Adjusted EBITDA reached $851 million, translating to a 57% margin. Few sports properties operate at that level of efficiency. Even as total revenue expanded modestly, the UFC preserved its reputation as TKO’s margin leader — a distinction rooted in centralized operations, tight cost control, and a lean athlete compensation structure relative to revenue.
WWE’s Media Rights Reset Alters the Balance
While UFC posted another strong year, WWE’s new distribution agreements shifted the financial spotlight. WWE generated $1.709 billion in revenue, outpacing UFC by more than $200 million. Adjusted EBITDA reached $896.5 million, clearing the UFC by roughly $45 million.
The primary catalyst: media rights realignment. WWE’s agreements, including its high-profile partnership with Netflix for Monday Night Raw and additional ESPN arrangements, drove a substantial revenue step-up in 2025. Unlike the UFC’s steady contractual escalators, WWE experienced a structural reset in rights value — a surge that reshaped the internal balance within TKO.
Despite trailing in margin percentage at 52%, WWE’s absolute earnings advantage marked a symbolic turning point in the conglomerate’s portfolio.
Zuffa Boxing Signals Strategic Expansion
Beyond the UFC-WWE comparison, TKO’s launch of Zuffa Boxing in January 2026 adds a third combat sports pillar. The venture’s management and promotional revenues are currently housed within TKO’s “Corporate and Other” segment, which posted 17% growth to $199.1 million in 2025.
Executives framed the boxing initiative as a long-term growth driver rather than an immediate earnings boost.

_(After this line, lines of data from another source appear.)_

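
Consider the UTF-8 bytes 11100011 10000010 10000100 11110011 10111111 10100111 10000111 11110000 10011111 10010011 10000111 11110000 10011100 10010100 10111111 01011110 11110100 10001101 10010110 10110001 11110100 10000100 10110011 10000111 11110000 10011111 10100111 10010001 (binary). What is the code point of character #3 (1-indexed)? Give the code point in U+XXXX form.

Offset 0: leading byte 0xE3 = 11100011 → 3-byte char #1 = E3 82 84.
Offset 3: leading byte 0xF3 = 11110011 → 4-byte char #2 = F3 BF A7 87.
Offset 7: leading byte 0xF0 = 11110000 → 4-byte char #3 = F0 9F 93 87.
Leading byte 0xF0 = 11110000 matches 11110xxx → 4-byte sequence.
Byte 1: 0xF0 = 11110000, payload 000 (3 bits).
Byte 2: 0x9F = 10011111 (10xxxxxx ✓), payload 011111.
Byte 3: 0x93 = 10010011 (10xxxxxx ✓), payload 010011.
Byte 4: 0x87 = 10000111 (10xxxxxx ✓), payload 000111.
Concatenate: 000011111010011000111 = 0x1F4C7 (21 bits → U+1F4C7).

U+1F4C7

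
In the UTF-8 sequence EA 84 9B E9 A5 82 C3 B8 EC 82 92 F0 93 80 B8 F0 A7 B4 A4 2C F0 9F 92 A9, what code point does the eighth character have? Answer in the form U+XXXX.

Offset 0: leading byte 0xEA = 11101010 → 3-byte char #1 = EA 84 9B.
Offset 3: leading byte 0xE9 = 11101001 → 3-byte char #2 = E9 A5 82.
Offset 6: leading byte 0xC3 = 11000011 → 2-byte char #3 = C3 B8.
Offset 8: leading byte 0xEC = 11101100 → 3-byte char #4 = EC 82 92.
Offset 11: leading byte 0xF0 = 11110000 → 4-byte char #5 = F0 93 80 B8.
Offset 15: leading byte 0xF0 = 11110000 → 4-byte char #6 = F0 A7 B4 A4.
Offset 19: leading byte 0x2C = 00101100 → 1-byte char #7 = 2C.
Offset 20: leading byte 0xF0 = 11110000 → 4-byte char #8 = F0 9F 92 A9.
Leading byte 0xF0 = 11110000 matches 11110xxx → 4-byte sequence.
Byte 1: 0xF0 = 11110000, payload 000 (3 bits).
Byte 2: 0x9F = 10011111 (10xxxxxx ✓), payload 011111.
Byte 3: 0x92 = 10010010 (10xxxxxx ✓), payload 010010.
Byte 4: 0xA9 = 10101001 (10xxxxxx ✓), payload 101001.
Concatenate: 000011111010010101001 = 0x1F4A9 (21 bits → U+1F4A9).

U+1F4A9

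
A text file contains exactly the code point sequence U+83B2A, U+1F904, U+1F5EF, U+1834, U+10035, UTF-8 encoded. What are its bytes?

U+83B2A: 4-byte form → F2 83 AC AA.
U+1F904: 4-byte form → F0 9F A4 84.
U+1F5EF: 4-byte form → F0 9F 97 AF.
U+1834: 3-byte form → E1 A0 B4.
U+10035: 4-byte form → F0 90 80 B5.
Concatenated (19 bytes): F2 83 AC AA F0 9F A4 84 F0 9F 97 AF E1 A0 B4 F0 90 80 B5.

F2 83 AC AA F0 9F A4 84 F0 9F 97 AF E1 A0 B4 F0 90 80 B5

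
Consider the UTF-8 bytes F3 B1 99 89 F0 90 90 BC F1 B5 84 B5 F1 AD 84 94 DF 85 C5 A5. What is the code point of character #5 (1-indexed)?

U+07C5

Offset 0: leading byte 0xF3 = 11110011 → 4-byte char #1 = F3 B1 99 89.
Offset 4: leading byte 0xF0 = 11110000 → 4-byte char #2 = F0 90 90 BC.
Offset 8: leading byte 0xF1 = 11110001 → 4-byte char #3 = F1 B5 84 B5.
Offset 12: leading byte 0xF1 = 11110001 → 4-byte char #4 = F1 AD 84 94.
Offset 16: leading byte 0xDF = 11011111 → 2-byte char #5 = DF 85.
Leading byte 0xDF = 11011111 matches 110xxxxx → 2-byte sequence.
Byte 1: 0xDF = 11011111, payload 11111 (5 bits).
Byte 2: 0x85 = 10000101 (10xxxxxx ✓), payload 000101.
Concatenate: 11111000101 = 0x7C5 (11 bits → U+07C5).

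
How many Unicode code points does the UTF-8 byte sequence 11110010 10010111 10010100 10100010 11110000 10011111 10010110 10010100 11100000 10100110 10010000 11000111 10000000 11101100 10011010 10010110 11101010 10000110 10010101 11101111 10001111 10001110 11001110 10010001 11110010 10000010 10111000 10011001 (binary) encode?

Byte at offset 0: 0xF2 = 11110010 → 4-byte char (#1). Advance 4.
Byte at offset 4: 0xF0 = 11110000 → 4-byte char (#2). Advance 4.
Byte at offset 8: 0xE0 = 11100000 → 3-byte char (#3). Advance 3.
Byte at offset 11: 0xC7 = 11000111 → 2-byte char (#4). Advance 2.
Byte at offset 13: 0xEC = 11101100 → 3-byte char (#5). Advance 3.
Byte at offset 16: 0xEA = 11101010 → 3-byte char (#6). Advance 3.
Byte at offset 19: 0xEF = 11101111 → 3-byte char (#7). Advance 3.
Byte at offset 22: 0xCE = 11001110 → 2-byte char (#8). Advance 2.
Byte at offset 24: 0xF2 = 11110010 → 4-byte char (#9). Advance 4.
Reached end at offset 28 after 9 code points.

9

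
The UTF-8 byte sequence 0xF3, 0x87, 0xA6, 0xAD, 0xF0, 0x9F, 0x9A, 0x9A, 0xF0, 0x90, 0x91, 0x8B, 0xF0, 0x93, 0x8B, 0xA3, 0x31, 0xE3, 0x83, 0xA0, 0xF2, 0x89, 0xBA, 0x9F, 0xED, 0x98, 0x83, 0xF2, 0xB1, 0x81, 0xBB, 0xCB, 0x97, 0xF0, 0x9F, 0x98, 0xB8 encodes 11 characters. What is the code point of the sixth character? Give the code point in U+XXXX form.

Offset 0: leading byte 0xF3 = 11110011 → 4-byte char #1 = F3 87 A6 AD.
Offset 4: leading byte 0xF0 = 11110000 → 4-byte char #2 = F0 9F 9A 9A.
Offset 8: leading byte 0xF0 = 11110000 → 4-byte char #3 = F0 90 91 8B.
Offset 12: leading byte 0xF0 = 11110000 → 4-byte char #4 = F0 93 8B A3.
Offset 16: leading byte 0x31 = 00110001 → 1-byte char #5 = 31.
Offset 17: leading byte 0xE3 = 11100011 → 3-byte char #6 = E3 83 A0.
Leading byte 0xE3 = 11100011 matches 1110xxxx → 3-byte sequence.
Byte 1: 0xE3 = 11100011, payload 0011 (4 bits).
Byte 2: 0x83 = 10000011 (10xxxxxx ✓), payload 000011.
Byte 3: 0xA0 = 10100000 (10xxxxxx ✓), payload 100000.
Concatenate: 0011000011100000 = 0x30E0 (16 bits → U+30E0).

U+30E0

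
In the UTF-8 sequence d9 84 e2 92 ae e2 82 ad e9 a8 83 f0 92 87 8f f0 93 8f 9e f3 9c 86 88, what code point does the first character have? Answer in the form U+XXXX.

U+0644

Offset 0: leading byte 0xD9 = 11011001 → 2-byte char #1 = D9 84.
Leading byte 0xD9 = 11011001 matches 110xxxxx → 2-byte sequence.
Byte 1: 0xD9 = 11011001, payload 11001 (5 bits).
Byte 2: 0x84 = 10000100 (10xxxxxx ✓), payload 000100.
Concatenate: 11001000100 = 0x644 (11 bits → U+0644).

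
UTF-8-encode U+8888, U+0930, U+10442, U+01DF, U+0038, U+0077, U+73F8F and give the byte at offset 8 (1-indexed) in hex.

1-indexed offset 8 is 0-indexed offset 7.
U+8888 → 3-byte form E8 A2 88 at offsets 0–2.
U+0930 → 3-byte form E0 A4 B0 at offsets 3–5.
U+10442 → 4-byte form F0 90 91 82 at offsets 6–9.
Offset 7 falls in char 3's range; it's byte 2 of F0 90 91 82 = 0x90.

0x90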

If major event staging scales successfully, it could diversify revenue streams and reduce dependence on legacy media rights structures across both UFC and WWE.

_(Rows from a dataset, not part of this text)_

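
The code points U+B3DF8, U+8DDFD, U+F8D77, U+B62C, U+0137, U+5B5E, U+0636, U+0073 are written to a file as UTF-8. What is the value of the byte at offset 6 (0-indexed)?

U+B3DF8 → 4-byte form F2 B3 B7 B8 at offsets 0–3.
U+8DDFD → 4-byte form F2 8D B7 BD at offsets 4–7.
Offset 6 falls in char 2's range; it's byte 3 of F2 8D B7 BD = 0xB7.

0xB7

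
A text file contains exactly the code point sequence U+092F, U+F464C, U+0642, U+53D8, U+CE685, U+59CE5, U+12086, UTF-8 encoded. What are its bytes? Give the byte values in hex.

E0 A4 AF F3 B4 99 8C D9 82 E5 8F 98 F3 8E 9A 85 F1 99 B3 A5 F0 92 82 86

U+092F: 3-byte form → E0 A4 AF.
U+F464C: 4-byte form → F3 B4 99 8C.
U+0642: 2-byte form → D9 82.
U+53D8: 3-byte form → E5 8F 98.
U+CE685: 4-byte form → F3 8E 9A 85.
U+59CE5: 4-byte form → F1 99 B3 A5.
U+12086: 4-byte form → F0 92 82 86.
Concatenated (24 bytes): E0 A4 AF F3 B4 99 8C D9 82 E5 8F 98 F3 8E 9A 85 F1 99 B3 A5 F0 92 82 86.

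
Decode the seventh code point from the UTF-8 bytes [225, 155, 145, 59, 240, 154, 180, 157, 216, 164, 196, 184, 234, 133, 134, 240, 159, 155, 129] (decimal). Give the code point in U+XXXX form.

U+1F6C1

Offset 0: leading byte 0xE1 = 11100001 → 3-byte char #1 = E1 9B 91.
Offset 3: leading byte 0x3B = 00111011 → 1-byte char #2 = 3B.
Offset 4: leading byte 0xF0 = 11110000 → 4-byte char #3 = F0 9A B4 9D.
Offset 8: leading byte 0xD8 = 11011000 → 2-byte char #4 = D8 A4.
Offset 10: leading byte 0xC4 = 11000100 → 2-byte char #5 = C4 B8.
Offset 12: leading byte 0xEA = 11101010 → 3-byte char #6 = EA 85 86.
Offset 15: leading byte 0xF0 = 11110000 → 4-byte char #7 = F0 9F 9B 81.
Leading byte 0xF0 = 11110000 matches 11110xxx → 4-byte sequence.
Byte 1: 0xF0 = 11110000, payload 000 (3 bits).
Byte 2: 0x9F = 10011111 (10xxxxxx ✓), payload 011111.
Byte 3: 0x9B = 10011011 (10xxxxxx ✓), payload 011011.
Byte 4: 0x81 = 10000001 (10xxxxxx ✓), payload 000001.
Concatenate: 000011111011011000001 = 0x1F6C1 (21 bits → U+1F6C1).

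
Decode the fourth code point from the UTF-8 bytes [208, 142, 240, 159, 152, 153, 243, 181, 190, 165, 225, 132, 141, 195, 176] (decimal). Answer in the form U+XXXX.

U+110D

Offset 0: leading byte 0xD0 = 11010000 → 2-byte char #1 = D0 8E.
Offset 2: leading byte 0xF0 = 11110000 → 4-byte char #2 = F0 9F 98 99.
Offset 6: leading byte 0xF3 = 11110011 → 4-byte char #3 = F3 B5 BE A5.
Offset 10: leading byte 0xE1 = 11100001 → 3-byte char #4 = E1 84 8D.
Leading byte 0xE1 = 11100001 matches 1110xxxx → 3-byte sequence.
Byte 1: 0xE1 = 11100001, payload 0001 (4 bits).
Byte 2: 0x84 = 10000100 (10xxxxxx ✓), payload 000100.
Byte 3: 0x8D = 10001101 (10xxxxxx ✓), payload 001101.
Concatenate: 0001000100001101 = 0x110D (16 bits → U+110D).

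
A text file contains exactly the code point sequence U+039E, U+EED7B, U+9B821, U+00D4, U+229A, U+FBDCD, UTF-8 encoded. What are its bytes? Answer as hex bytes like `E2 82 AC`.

U+039E: 2-byte form → CE 9E.
U+EED7B: 4-byte form → F3 AE B5 BB.
U+9B821: 4-byte form → F2 9B A0 A1.
U+00D4: 2-byte form → C3 94.
U+229A: 3-byte form → E2 8A 9A.
U+FBDCD: 4-byte form → F3 BB B7 8D.
Concatenated (19 bytes): CE 9E F3 AE B5 BB F2 9B A0 A1 C3 94 E2 8A 9A F3 BB B7 8D.

CE 9E F3 AE B5 BB F2 9B A0 A1 C3 94 E2 8A 9A F3 BB B7 8D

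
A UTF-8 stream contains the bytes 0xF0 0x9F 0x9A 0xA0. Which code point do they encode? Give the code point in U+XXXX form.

U+1F6A0

Leading byte 0xF0 = 11110000 matches 11110xxx → 4-byte sequence.
Byte 1: 0xF0 = 11110000, payload 000 (3 bits).
Byte 2: 0x9F = 10011111 (10xxxxxx ✓), payload 011111.
Byte 3: 0x9A = 10011010 (10xxxxxx ✓), payload 011010.
Byte 4: 0xA0 = 10100000 (10xxxxxx ✓), payload 100000.
Concatenate: 000011111011010100000 = 0x1F6A0 (21 bits → U+1F6A0).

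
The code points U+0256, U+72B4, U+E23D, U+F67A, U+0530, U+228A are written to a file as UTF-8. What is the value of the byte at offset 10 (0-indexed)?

U+0256 → 2-byte form C9 96 at offsets 0–1.
U+72B4 → 3-byte form E7 8A B4 at offsets 2–4.
U+E23D → 3-byte form EE 88 BD at offsets 5–7.
U+F67A → 3-byte form EF 99 BA at offsets 8–10.
Offset 10 falls in char 4's range; it's byte 3 of EF 99 BA = 0xBA.

0xBA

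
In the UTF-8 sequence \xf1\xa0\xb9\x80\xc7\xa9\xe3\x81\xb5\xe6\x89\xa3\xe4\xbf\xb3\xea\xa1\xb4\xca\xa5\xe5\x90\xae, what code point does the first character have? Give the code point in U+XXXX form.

Offset 0: leading byte 0xF1 = 11110001 → 4-byte char #1 = F1 A0 B9 80.
Leading byte 0xF1 = 11110001 matches 11110xxx → 4-byte sequence.
Byte 1: 0xF1 = 11110001, payload 001 (3 bits).
Byte 2: 0xA0 = 10100000 (10xxxxxx ✓), payload 100000.
Byte 3: 0xB9 = 10111001 (10xxxxxx ✓), payload 111001.
Byte 4: 0x80 = 10000000 (10xxxxxx ✓), payload 000000.
Concatenate: 001100000111001000000 = 0x60E40 (21 bits → U+60E40).

U+60E40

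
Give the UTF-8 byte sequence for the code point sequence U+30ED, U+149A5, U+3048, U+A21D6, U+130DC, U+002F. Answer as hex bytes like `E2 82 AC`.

U+30ED: 3-byte form → E3 83 AD.
U+149A5: 4-byte form → F0 94 A6 A5.
U+3048: 3-byte form → E3 81 88.
U+A21D6: 4-byte form → F2 A2 87 96.
U+130DC: 4-byte form → F0 93 83 9C.
U+002F: 1-byte form → 2F.
Concatenated (19 bytes): E3 83 AD F0 94 A6 A5 E3 81 88 F2 A2 87 96 F0 93 83 9C 2F.

E3 83 AD F0 94 A6 A5 E3 81 88 F2 A2 87 96 F0 93 83 9C 2F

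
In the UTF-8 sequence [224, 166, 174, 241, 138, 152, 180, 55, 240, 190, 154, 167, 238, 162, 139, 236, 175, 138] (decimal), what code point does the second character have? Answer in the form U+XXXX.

Offset 0: leading byte 0xE0 = 11100000 → 3-byte char #1 = E0 A6 AE.
Offset 3: leading byte 0xF1 = 11110001 → 4-byte char #2 = F1 8A 98 B4.
Leading byte 0xF1 = 11110001 matches 11110xxx → 4-byte sequence.
Byte 1: 0xF1 = 11110001, payload 001 (3 bits).
Byte 2: 0x8A = 10001010 (10xxxxxx ✓), payload 001010.
Byte 3: 0x98 = 10011000 (10xxxxxx ✓), payload 011000.
Byte 4: 0xB4 = 10110100 (10xxxxxx ✓), payload 110100.
Concatenate: 001001010011000110100 = 0x4A634 (21 bits → U+4A634).

U+4A634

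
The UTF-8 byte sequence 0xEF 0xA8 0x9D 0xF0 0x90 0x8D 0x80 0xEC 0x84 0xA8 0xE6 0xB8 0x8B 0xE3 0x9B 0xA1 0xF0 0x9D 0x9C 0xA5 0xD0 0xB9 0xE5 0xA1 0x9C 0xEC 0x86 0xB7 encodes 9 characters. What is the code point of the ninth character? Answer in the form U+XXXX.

U+C1B7

Offset 0: leading byte 0xEF = 11101111 → 3-byte char #1 = EF A8 9D.
Offset 3: leading byte 0xF0 = 11110000 → 4-byte char #2 = F0 90 8D 80.
Offset 7: leading byte 0xEC = 11101100 → 3-byte char #3 = EC 84 A8.
Offset 10: leading byte 0xE6 = 11100110 → 3-byte char #4 = E6 B8 8B.
Offset 13: leading byte 0xE3 = 11100011 → 3-byte char #5 = E3 9B A1.
Offset 16: leading byte 0xF0 = 11110000 → 4-byte char #6 = F0 9D 9C A5.
Offset 20: leading byte 0xD0 = 11010000 → 2-byte char #7 = D0 B9.
Offset 22: leading byte 0xE5 = 11100101 → 3-byte char #8 = E5 A1 9C.
Offset 25: leading byte 0xEC = 11101100 → 3-byte char #9 = EC 86 B7.
Leading byte 0xEC = 11101100 matches 1110xxxx → 3-byte sequence.
Byte 1: 0xEC = 11101100, payload 1100 (4 bits).
Byte 2: 0x86 = 10000110 (10xxxxxx ✓), payload 000110.
Byte 3: 0xB7 = 10110111 (10xxxxxx ✓), payload 110111.
Concatenate: 1100000110110111 = 0xC1B7 (16 bits → U+C1B7).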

TKO’s Broader Financial Picture
On a consolidated basis, TKO generated $4.735 billion in revenue and $1.585 billion in adjusted EBITDA for 2025, representing a 47% increase in EBITDA year-over-year. Free cash flow reached $1.159 billion. The company returned more than $1.3 billion to shareholders through buybacks and dividends — an aggressive capital allocation strategy uncommon among sports entertainment firms.
For 2026, TKO projects revenue between $5.675 and $5.775 billion, with adjusted EBITDA ranging from $2.240 to $2.290 billion — signaling continued double-digit growth. The company also announced plans for up to $1 billion in additional share repurchases.

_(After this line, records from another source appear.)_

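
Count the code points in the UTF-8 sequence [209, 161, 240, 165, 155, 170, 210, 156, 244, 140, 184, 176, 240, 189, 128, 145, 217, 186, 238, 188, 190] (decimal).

7

Byte at offset 0: 0xD1 = 11010001 → 2-byte char (#1). Advance 2.
Byte at offset 2: 0xF0 = 11110000 → 4-byte char (#2). Advance 4.
Byte at offset 6: 0xD2 = 11010010 → 2-byte char (#3). Advance 2.
Byte at offset 8: 0xF4 = 11110100 → 4-byte char (#4). Advance 4.
Byte at offset 12: 0xF0 = 11110000 → 4-byte char (#5). Advance 4.
Byte at offset 16: 0xD9 = 11011001 → 2-byte char (#6). Advance 2.
Byte at offset 18: 0xEE = 11101110 → 3-byte char (#7). Advance 3.
Reached end at offset 21 after 7 code points.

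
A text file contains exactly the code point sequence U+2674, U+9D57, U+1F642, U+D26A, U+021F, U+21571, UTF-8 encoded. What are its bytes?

U+2674: 3-byte form → E2 99 B4.
U+9D57: 3-byte form → E9 B5 97.
U+1F642: 4-byte form → F0 9F 99 82.
U+D26A: 3-byte form → ED 89 AA.
U+021F: 2-byte form → C8 9F.
U+21571: 4-byte form → F0 A1 95 B1.
Concatenated (19 bytes): E2 99 B4 E9 B5 97 F0 9F 99 82 ED 89 AA C8 9F F0 A1 95 B1.

E2 99 B4 E9 B5 97 F0 9F 99 82 ED 89 AA C8 9F F0 A1 95 B1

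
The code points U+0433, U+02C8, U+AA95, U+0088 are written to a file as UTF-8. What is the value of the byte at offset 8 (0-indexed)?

U+0433 → 2-byte form D0 B3 at offsets 0–1.
U+02C8 → 2-byte form CB 88 at offsets 2–3.
U+AA95 → 3-byte form EA AA 95 at offsets 4–6.
U+0088 → 2-byte form C2 88 at offsets 7–8.
Offset 8 falls in char 4's range; it's byte 2 of C2 88 = 0x88.

0x88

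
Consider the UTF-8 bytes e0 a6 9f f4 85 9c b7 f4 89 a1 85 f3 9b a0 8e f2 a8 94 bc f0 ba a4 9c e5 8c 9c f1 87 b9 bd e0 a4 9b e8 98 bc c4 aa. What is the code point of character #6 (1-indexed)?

Offset 0: leading byte 0xE0 = 11100000 → 3-byte char #1 = E0 A6 9F.
Offset 3: leading byte 0xF4 = 11110100 → 4-byte char #2 = F4 85 9C B7.
Offset 7: leading byte 0xF4 = 11110100 → 4-byte char #3 = F4 89 A1 85.
Offset 11: leading byte 0xF3 = 11110011 → 4-byte char #4 = F3 9B A0 8E.
Offset 15: leading byte 0xF2 = 11110010 → 4-byte char #5 = F2 A8 94 BC.
Offset 19: leading byte 0xF0 = 11110000 → 4-byte char #6 = F0 BA A4 9C.
Leading byte 0xF0 = 11110000 matches 11110xxx → 4-byte sequence.
Byte 1: 0xF0 = 11110000, payload 000 (3 bits).
Byte 2: 0xBA = 10111010 (10xxxxxx ✓), payload 111010.
Byte 3: 0xA4 = 10100100 (10xxxxxx ✓), payload 100100.
Byte 4: 0x9C = 10011100 (10xxxxxx ✓), payload 011100.
Concatenate: 000111010100100011100 = 0x3A91C (21 bits → U+3A91C).

U+3A91C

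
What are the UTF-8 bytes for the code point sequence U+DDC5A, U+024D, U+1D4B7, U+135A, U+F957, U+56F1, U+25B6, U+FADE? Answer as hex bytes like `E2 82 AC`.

U+DDC5A: 4-byte form → F3 9D B1 9A.
U+024D: 2-byte form → C9 8D.
U+1D4B7: 4-byte form → F0 9D 92 B7.
U+135A: 3-byte form → E1 8D 9A.
U+F957: 3-byte form → EF A5 97.
U+56F1: 3-byte form → E5 9B B1.
U+25B6: 3-byte form → E2 96 B6.
U+FADE: 3-byte form → EF AB 9E.
Concatenated (25 bytes): F3 9D B1 9A C9 8D F0 9D 92 B7 E1 8D 9A EF A5 97 E5 9B B1 E2 96 B6 EF AB 9E.

F3 9D B1 9A C9 8D F0 9D 92 B7 E1 8D 9A EF A5 97 E5 9B B1 E2 96 B6 EF AB 9E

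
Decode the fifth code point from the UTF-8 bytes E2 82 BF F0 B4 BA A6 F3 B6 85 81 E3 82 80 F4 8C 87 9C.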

What It Means for the Combat Sports Landscape
UFC remains among the most profitable sports properties globally, but the competitive narrative within TKO has shifted. WWE’s rights escalation demonstrates how distribution leverage can rapidly reconfigure corporate hierarchies in sports media. The UFC’s model remains stable and highly efficient, yet it did not benefit from a comparable step-change in broadcast valuation during 2025.
Long term, the convergence of MMA, professional wrestling, and boxing under one corporate umbrella positions TKO as a dominant force in combat sports entertainment. The internal rivalry between UFC and WWE may be less about competition and more about portfolio balance — but in 2025, WWE seized the financial momentum.